In the past, the high moments of that tradition were selected and mounted on independence parade floats, and became the essential representations of a nation’s glorious beginnings.  From the grandstand, politicians would proudly behold this montage of freedom and achievement and passionately pledge their generation’s fidelity to the founding fathers’ original dream.

These days, however, it is more common to find such explosion of patriotic images on television, the natural home of all kinds of kitsch. Accompanied by the stirring sounds of nationalist songs, pictures of the nation’s heroes from various periods are flashed on the screen like living icons of a nation’s capacity for courage and selflessness. Sometimes a viewer might be struck by the inclusion of an unfamiliar face or name, or by the glaring omission of someone more deserving of such fame.  But the tyranny of the flashed image overcomes such critical reflection, and so the day passes without delay and the nation once more achieves itself in the imagination.

But, if, as the scholar Benedict Anderson contends, the nation is a product of the imagination, it should be interesting to examine how we Filipinos imagine our nation the rest of the year, when we are not consciously playing our role as legatees of a heroic tradition.  I suggest that the profile of the nation as an imagined community is best discerned from the images also provided by television.

It would have to be a nation of crooks and weirdos, of rapists and murderers, of drug addicts and prostitutes, of homeless children and irresponsible parents, of ignorant citizens and unaccountable leaders. It would have to be one in which life has become so debased that nothing is newsworthy unless it deals with an adult raping a child, or a drug-crazed unemployed man taking somebody hostage, or a desperate Filipino mother in Singapore taking the life of her own children.   It would have to be an ungovernable nation, fit for recolonization, in which government officials spend all their time stealing public funds, and citizens cannot turn to policemen for help because the police department is also the haven of criminal gangs.  It would have to be a nation wholly undeserving of its own flag, a nation that seems to delight in seeing its leaders play the role of sidekick to foreigners.

A nation’s self-esteem depends very much on the images by which it portrays itself.  A nation whose mass media habitually showcase its underlife, and project little of what it does to create a better life, cannot possibly look to the future with hope.  Every nation has its problems, its share of scoundrels and deviants, but you can tell a demoralized nation by the relentless way in which it mocks itself.  Such a nation confines its celebrations to what its heroes achieved in the past, and has little to report of what its nameless heroes in the present are trying to do to make its institutions work.

Neither a centennial celebration nor an annual patriotic independence parade can cure the profound self-disgust that the Filipino nation is made to feel by media’s daily portrayal of Filipino low-life.  The tone of such reportage is so completely derisive that one wonders if the media imagined itself a separate nation.
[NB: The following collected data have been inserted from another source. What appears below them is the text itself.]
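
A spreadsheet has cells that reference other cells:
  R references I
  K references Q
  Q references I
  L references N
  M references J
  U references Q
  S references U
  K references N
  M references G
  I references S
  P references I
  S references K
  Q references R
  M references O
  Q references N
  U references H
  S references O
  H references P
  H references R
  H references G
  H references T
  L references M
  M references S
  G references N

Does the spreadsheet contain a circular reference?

DFS with white/gray/black marking, starting from I:
I gray
  S gray
    U gray
      Q gray
        Q→I: I is gray → back edge
Back edge found, so a cycle exists: I → S → U → Q → I.

Yes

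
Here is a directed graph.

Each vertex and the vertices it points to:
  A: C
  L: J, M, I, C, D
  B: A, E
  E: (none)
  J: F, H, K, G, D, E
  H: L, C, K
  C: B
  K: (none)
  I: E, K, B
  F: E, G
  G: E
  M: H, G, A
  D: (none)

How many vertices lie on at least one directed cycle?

A vertex is on a directed cycle iff it belongs to a strongly connected component of size ≥ 2 (or has a self-loop).
The vertices on cycles are {A, B, C, H, J, L, M} — 7 in total.

7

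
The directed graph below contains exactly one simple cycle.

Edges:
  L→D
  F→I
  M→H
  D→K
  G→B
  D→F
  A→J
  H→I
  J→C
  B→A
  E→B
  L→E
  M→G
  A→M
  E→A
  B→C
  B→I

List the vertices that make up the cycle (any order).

A, B, G, M

DFS with gray/black marking from B:
B gray
  C gray
  C black
  I gray
  I black
  A gray
    J gray
      J→C: C black — skip
    J black
    M gray
      G gray
        G→B: B is gray → back edge
Back edge closes the cycle B → A → M → G → B; its vertices are {A, B, G, M}.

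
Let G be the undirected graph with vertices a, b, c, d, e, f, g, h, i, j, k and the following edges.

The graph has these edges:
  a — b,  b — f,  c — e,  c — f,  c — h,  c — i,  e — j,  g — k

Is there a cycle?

DFS, tracking each vertex's parent; an edge to a visited non-parent vertex closes a cycle.
Start from h:
visit h (parent –)
  visit c (parent h)
    visit f (parent c)
      f–c: parent, skip
      visit b (parent f)
        visit a (parent b)
          a–b: parent, skip
        b–f: parent, skip
    visit i (parent c)
      i–c: parent, skip
    c–h: parent, skip
    visit e (parent c)
      e–c: parent, skip
      visit j (parent e)
        j–e: parent, skip
visit d (parent –)
visit g (parent –)
  visit k (parent g)
    k–g: parent, skip
No non-parent visited neighbor found — the graph is a forest.

No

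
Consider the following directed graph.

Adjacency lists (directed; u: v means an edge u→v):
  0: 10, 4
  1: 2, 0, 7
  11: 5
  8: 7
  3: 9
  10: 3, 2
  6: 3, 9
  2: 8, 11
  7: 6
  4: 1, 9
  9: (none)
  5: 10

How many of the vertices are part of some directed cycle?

7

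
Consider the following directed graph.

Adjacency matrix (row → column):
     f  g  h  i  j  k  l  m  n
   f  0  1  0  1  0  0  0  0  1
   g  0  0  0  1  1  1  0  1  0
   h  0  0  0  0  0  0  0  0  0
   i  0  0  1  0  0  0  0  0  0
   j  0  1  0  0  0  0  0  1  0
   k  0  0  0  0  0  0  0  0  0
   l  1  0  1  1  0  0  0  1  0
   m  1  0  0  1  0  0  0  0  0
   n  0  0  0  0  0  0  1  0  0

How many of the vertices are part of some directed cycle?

6

A vertex is on a directed cycle iff it belongs to a strongly connected component of size ≥ 2 (or has a self-loop).
The vertices on cycles are {f, g, j, l, m, n} — 6 in total.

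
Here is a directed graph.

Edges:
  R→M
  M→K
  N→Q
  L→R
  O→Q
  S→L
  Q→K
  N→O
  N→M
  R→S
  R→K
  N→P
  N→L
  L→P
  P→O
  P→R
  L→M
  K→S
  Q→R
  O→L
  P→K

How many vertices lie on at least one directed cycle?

8

A vertex is on a directed cycle iff it belongs to a strongly connected component of size ≥ 2 (or has a self-loop).
The vertices on cycles are {K, L, M, O, P, Q, R, S} — 8 in total.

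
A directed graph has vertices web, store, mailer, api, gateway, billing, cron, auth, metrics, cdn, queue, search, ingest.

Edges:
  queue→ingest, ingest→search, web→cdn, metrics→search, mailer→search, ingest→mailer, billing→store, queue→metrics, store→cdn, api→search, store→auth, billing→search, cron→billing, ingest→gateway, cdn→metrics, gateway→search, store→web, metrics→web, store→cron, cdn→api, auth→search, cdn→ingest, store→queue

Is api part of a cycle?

No

api lies on a cycle iff there is a path from api back to itself.
Exploring from api, it never reaches itself; equivalently, its strongly connected component is a singleton.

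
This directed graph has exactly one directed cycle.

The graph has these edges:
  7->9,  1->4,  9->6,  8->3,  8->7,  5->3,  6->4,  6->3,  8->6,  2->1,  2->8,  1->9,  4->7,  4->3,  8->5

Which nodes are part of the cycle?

4, 6, 7, 9

DFS with gray/black marking from 9:
9 gray
  6 gray
    4 gray
      3 gray
      3 black
      7 gray
        7→9: 9 is gray → back edge
Back edge closes the cycle 9 → 6 → 4 → 7 → 9; its vertices are {4, 6, 7, 9}.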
These reports seem wholly unaware of the self-referential character of the nation’s news.  We are invited to laugh at the freaks and the unfortunate among us, to shake our heads at the brazenness of the crooks in public office, or to feel sick at the consistent ability of thieves who raided the public treasury to avoid prison.  Through all this, we find ourselves giving in to a strange and distant resignation, as if what we were seeing was not our own nation.  We feel no empathy; we are detached spectators of our nation’s recurrent tragedy.

I am not at all suggesting that a country’s mass media must become the purveyors of a nation’s delusions.  But I am saying that neither should they be the unrelenting and unsympathetic mirror of all the nation’s failures and weaknesses, which makes any effort at self-improvement seem futile.  It is difficult to sustain a nation’s hope in its future in the face of a daily assault against its self-esteem.  Outside of the annual festivals, when we take time to remember ourselves as a nation, the mass media must make room for a celebration of those little achievements that make the Filipino nation a work in progress.

Pride must outweigh shame, said the philosopher Richard Rorty in his book “Achieving Our Country”.  He was talking of America, a nation that is not known for its humility, at a time in its history when its own intellectuals could only think of it in disgust.  Rorty’s words have a clearer resonance for Filipinos:  “National pride is to countries what self-respect is to individuals: a necessary condition for self-improvement….Those who hope to persuade a nation to exert itself need to remind their country of what it can take pride in as well as it should be ashamed of.”

It is time we imagined ourselves as a nation of hope.